3. Although the model did good with a test score of 0.9, I would like to have more data to train/test before using in real world. I would try to get the test score closer to validation. This dataset was only 100 entries with single entry for each animal. We know that animals have lots of variation so we should use more data to train the model on those variations. If we only look at the score of 0.9, we would be tempted to start using it in real world, but we should do more rigurous training/testing. I suspect that with more data that includes variation we would get lower train/validation. 
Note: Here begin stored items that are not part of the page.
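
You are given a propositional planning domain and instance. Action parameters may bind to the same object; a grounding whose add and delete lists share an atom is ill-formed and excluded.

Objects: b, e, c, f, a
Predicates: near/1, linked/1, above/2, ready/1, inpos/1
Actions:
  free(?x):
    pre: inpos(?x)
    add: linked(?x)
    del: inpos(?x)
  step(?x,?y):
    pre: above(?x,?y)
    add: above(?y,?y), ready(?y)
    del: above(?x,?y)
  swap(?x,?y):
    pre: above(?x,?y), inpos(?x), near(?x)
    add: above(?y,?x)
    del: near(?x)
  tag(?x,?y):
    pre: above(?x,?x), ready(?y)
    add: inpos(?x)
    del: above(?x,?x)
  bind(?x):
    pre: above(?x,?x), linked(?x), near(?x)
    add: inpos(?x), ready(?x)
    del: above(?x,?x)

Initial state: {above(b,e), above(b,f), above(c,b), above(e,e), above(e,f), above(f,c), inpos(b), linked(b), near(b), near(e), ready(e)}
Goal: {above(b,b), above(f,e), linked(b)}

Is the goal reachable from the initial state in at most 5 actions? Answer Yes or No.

1. step(c,b)  →  {above(b,b), above(b,e), above(b,f), above(e,e), above(e,f), above(f,c), inpos(b), linked(b), near(b), near(e), ready(b), ready(e)}
2. tag(e,b)  →  {above(b,b), above(b,e), above(b,f), above(e,f), above(f,c), inpos(b), inpos(e), linked(b), near(b), near(e), ready(b), ready(e)}
3. swap(e,f)  →  {above(b,b), above(b,e), above(b,f), above(e,f), above(f,c), above(f,e), inpos(b), inpos(e), linked(b), near(b), ready(b), ready(e)}
optimal plan length = 3; 3 ≤ 5

Yes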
## Process Description (4 marks)
Please describe the process you used to create your code. Cite any websites or generative AI tools used. You can use the following questions as guidance:
1. Where did you source your code?
1. In what order did you complete the steps?
1. If you used generative AI, what prompts did you use? Did you need to modify the code at all? Why or why not?
1. Did you have any challenges? If yes, what were they? If not, what helped you to be successful?



*ANSWER HERE*
1. I wrote it myself after having reviewed the Imputation Examples 1 and 2 from class. I copied the print statements from these examples to print out the best parameters.
2. I completed in order 1 step at a time.
3. I only used chatGPT to learn how to specify which columns to encode and which to leave unchanged. I used this querry: "how to specify on pipeline which columns to encode and which column to keep unchanged". It told me to use "remainder = 'passthrough'. 
4. I did not encounter challenges as it is pretty straightforward. Reading through the examples as mentioned above helped me understand what I needed to do.
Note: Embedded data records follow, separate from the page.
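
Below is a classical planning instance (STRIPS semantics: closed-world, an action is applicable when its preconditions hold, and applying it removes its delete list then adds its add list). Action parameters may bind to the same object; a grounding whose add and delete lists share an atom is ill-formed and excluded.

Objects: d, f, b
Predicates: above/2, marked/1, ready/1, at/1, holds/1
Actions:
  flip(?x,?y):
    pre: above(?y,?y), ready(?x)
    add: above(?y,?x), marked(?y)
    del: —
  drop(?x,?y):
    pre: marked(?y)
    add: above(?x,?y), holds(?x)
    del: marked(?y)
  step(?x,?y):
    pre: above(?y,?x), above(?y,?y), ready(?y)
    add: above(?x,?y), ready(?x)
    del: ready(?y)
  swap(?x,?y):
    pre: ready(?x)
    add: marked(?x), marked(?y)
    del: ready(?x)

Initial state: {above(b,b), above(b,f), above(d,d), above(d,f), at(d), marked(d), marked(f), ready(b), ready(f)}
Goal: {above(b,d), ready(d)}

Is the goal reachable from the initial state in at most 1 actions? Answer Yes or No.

1. drop(b,d)  →  {above(b,b), above(b,d), above(b,f), above(d,d), above(d,f), at(d), holds(b), marked(f), ready(b), ready(f)}
2. step(d,b)  →  {above(b,b), above(b,d), above(b,f), above(d,b), above(d,d), above(d,f), at(d), holds(b), marked(f), ready(d), ready(f)}
optimal plan length = 2; 2 > 1

No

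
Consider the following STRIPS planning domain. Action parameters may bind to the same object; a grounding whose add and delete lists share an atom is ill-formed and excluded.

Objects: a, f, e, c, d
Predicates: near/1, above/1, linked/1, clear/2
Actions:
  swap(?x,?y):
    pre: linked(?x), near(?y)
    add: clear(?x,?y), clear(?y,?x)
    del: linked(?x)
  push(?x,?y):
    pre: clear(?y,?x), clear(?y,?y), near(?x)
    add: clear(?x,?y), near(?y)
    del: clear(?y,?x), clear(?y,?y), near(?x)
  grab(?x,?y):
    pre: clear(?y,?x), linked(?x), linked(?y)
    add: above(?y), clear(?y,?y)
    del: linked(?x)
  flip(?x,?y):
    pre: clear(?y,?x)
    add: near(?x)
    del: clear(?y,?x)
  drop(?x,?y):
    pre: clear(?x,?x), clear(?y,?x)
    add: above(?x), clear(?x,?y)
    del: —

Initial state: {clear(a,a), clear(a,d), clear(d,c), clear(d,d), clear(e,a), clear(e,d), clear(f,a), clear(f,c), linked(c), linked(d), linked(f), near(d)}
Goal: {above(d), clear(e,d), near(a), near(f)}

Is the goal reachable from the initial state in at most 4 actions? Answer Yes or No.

Yes

1. swap(f,d)  →  {clear(a,a), clear(a,d), clear(d,c), clear(d,d), clear(d,f), clear(e,a), clear(e,d), clear(f,a), clear(f,c), clear(f,d), linked(c), linked(d), near(d)}
2. push(d,a)  →  {clear(d,a), clear(d,c), clear(d,d), clear(d,f), clear(e,a), clear(e,d), clear(f,a), clear(f,c), clear(f,d), linked(c), linked(d), near(a)}
3. grab(c,d)  →  {above(d), clear(d,a), clear(d,c), clear(d,d), clear(d,f), clear(e,a), clear(e,d), clear(f,a), clear(f,c), clear(f,d), linked(d), near(a)}
4. flip(f,d)  →  {above(d), clear(d,a), clear(d,c), clear(d,d), clear(e,a), clear(e,d), clear(f,a), clear(f,c), clear(f,d), linked(d), near(a), near(f)}
optimal plan length = 4; 4 ≤ 4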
*DESCRIBE YOUR PROCESS HERE*

## Reflection (2 marks)
Include a sentence or two about:
- what you liked or disliked,
- found interesting, confusing, challenging, motivating
while working on this assignment.


*ADD YOUR THOUGHTS HERE*
I liked the assignment as it brings eveything we learned thus far together. I found it motivating to see how everything ties in together. I also see that I have much more to learn which seems challenging right now. It feels like it will take a lot more practice and studying to be able to work professionaly in this field. I am happy with the progress thus far.